Le gouvernement belge et le Premier ministre Alexander De Croo se sont prononcés en faveur d'un cessez-le-feu permanent. C'est une bonne chose et cela montre que la pression exercée par la base est efficace. Mais le gouvernement peut faire beaucoup plus pour arrêter le génocide à Gaza. Il ne doit pas se contenter de paroles. Des actions concrètes doivent suivre.

Mercredi 29 novembre 2023

Une trêve temporaire, c'est bien, mais il s’agit tout au plus d’un pansemenr sur une jambe de bois. Ce dont nous avons besoin, c'est d'un véritable cessez-le-feu. Cela ne se produira que si nous maintenons la pression. Le ministre israélien de la Défense, Yoav Gallant, a déjà annoncé qu'il prévoyait au moins deux mois supplémentaires d'offensives lourdes si les combats reprenaient.

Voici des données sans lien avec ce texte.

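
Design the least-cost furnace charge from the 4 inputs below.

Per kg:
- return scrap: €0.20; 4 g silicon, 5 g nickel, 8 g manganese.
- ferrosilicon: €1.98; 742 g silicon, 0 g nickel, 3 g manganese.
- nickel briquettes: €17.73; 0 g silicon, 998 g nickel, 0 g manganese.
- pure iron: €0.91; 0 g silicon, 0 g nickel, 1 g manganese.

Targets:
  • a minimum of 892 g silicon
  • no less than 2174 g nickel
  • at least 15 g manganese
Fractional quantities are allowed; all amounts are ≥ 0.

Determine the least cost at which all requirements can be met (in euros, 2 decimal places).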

Le gouvernement belge et notre Premier ministre, Alexander De Croo, se sont prononcés en faveur d'un cessez-le-feu permanent. C'est une bonne chose et cela montre que la pression exercée depuis la base fonctionne. Mais le gouvernement belge peut faire beaucoup plus pour empêcher et arrêter le génocide en cours à Gaza. Il ne doit pas s'arrêter aux mots, mais joindre l’acte à la parole. Voilà pourquoi nous soutenons la plainte introduite par l'Afrique du Sud au Tribunal international de Justice de La Haye, et pourquoi nous demandons que la Belgique soutienne également cette plainte. Par ailleurs, nous continuons de de défendre quatre revendications.

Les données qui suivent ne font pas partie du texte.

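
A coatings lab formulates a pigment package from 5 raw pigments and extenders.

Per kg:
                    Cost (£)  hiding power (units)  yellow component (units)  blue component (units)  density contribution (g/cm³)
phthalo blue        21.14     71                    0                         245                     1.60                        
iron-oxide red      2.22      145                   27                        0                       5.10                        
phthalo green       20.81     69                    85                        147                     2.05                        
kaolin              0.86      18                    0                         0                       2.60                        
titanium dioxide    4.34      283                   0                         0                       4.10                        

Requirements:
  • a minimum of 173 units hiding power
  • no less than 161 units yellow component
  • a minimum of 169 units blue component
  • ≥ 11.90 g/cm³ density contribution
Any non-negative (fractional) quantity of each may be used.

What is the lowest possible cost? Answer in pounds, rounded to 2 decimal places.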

1. Traduire Netanyahou devant la Cour pénale internationale

« Nous n'avons jamais rien vu de tel », affirment des secouristes expérimentés. La situation n'est pas comparable à celle d'autres guerres récentes. En Ukraine, les enfants représentent 6 % des victimes, contre 10 % en Syrie. À Gaza, 42 % des victimes sont des enfants. Israël a déjà tué plus de femmes et d'enfants en six semaines à Gaza que les États-Unis en Irak en une année entière après l'invasion de 2003. Le nombre de civils tués est comparable avec le nombre de civils tués par les États-Unis et leurs alliés en Afghanistan en 20 ans.

Il n'est donc pas étonnant que les appels se multiplient pour que le Premier ministre israélien, Netanyahou, soit traduit en justice. C’est possible, parce qu'une Cour pénale internationale (CPI) a été créée à La Haye il y a 20 ans. Entre-temps, 116 États y ont adhéré. Elle a été mise en place pour juger les crimes de guerre, les génocides et les crimes contre l'humanité.

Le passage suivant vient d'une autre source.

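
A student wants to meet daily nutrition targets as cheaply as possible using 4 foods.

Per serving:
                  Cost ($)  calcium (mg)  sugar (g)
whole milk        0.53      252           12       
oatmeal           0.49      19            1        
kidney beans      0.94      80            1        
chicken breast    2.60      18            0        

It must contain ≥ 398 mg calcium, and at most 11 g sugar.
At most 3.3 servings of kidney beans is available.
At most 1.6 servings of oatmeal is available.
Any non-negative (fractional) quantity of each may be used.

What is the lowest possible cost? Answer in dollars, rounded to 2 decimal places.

$3.02

Let x1 = servings of whole milk, x2 = servings of oatmeal, x3 = servings of kidney beans, x4 = servings of chicken breast.
Minimise 0.53x1 + 0.49x2 + 0.94x3 + 2.6x4 with:
  252x1 + 19x2 + 80x3 + 18x4 ≥ 398   (calcium)
  12x1 + 1x2 + 1x3 ≤ 11   (sugar)
  x3 ≤ 3.3
  x2 ≤ 1.6
  x1, x2, x3, x4 ≥ 0.
The cheapest feasible vertex uses only whole milk, kidney beans; oatmeal, chicken breast are not used. The calcium and sugar requirements are met with equality.
Optimal quantities: whole milk = 0.6808 servings, kidney beans = 2.831 servings.
Total cost: 0.53·0.6808 + 0.94·2.831 = 3.0220.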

Seulement... comme les États-Unis, par exemple, Israël ne reconnaît pas la Cour pénale. Contrairement à la Palestine. La Cour estime donc qu’elle peut juger les crimes commis par les Israéliens sur le territoire palestinien. Par conséquent, une enquête sur les crimes commis par Israël en Palestine a déjà été ouverte en 2021, malgré l'opposition d'Israël et des États-Unis.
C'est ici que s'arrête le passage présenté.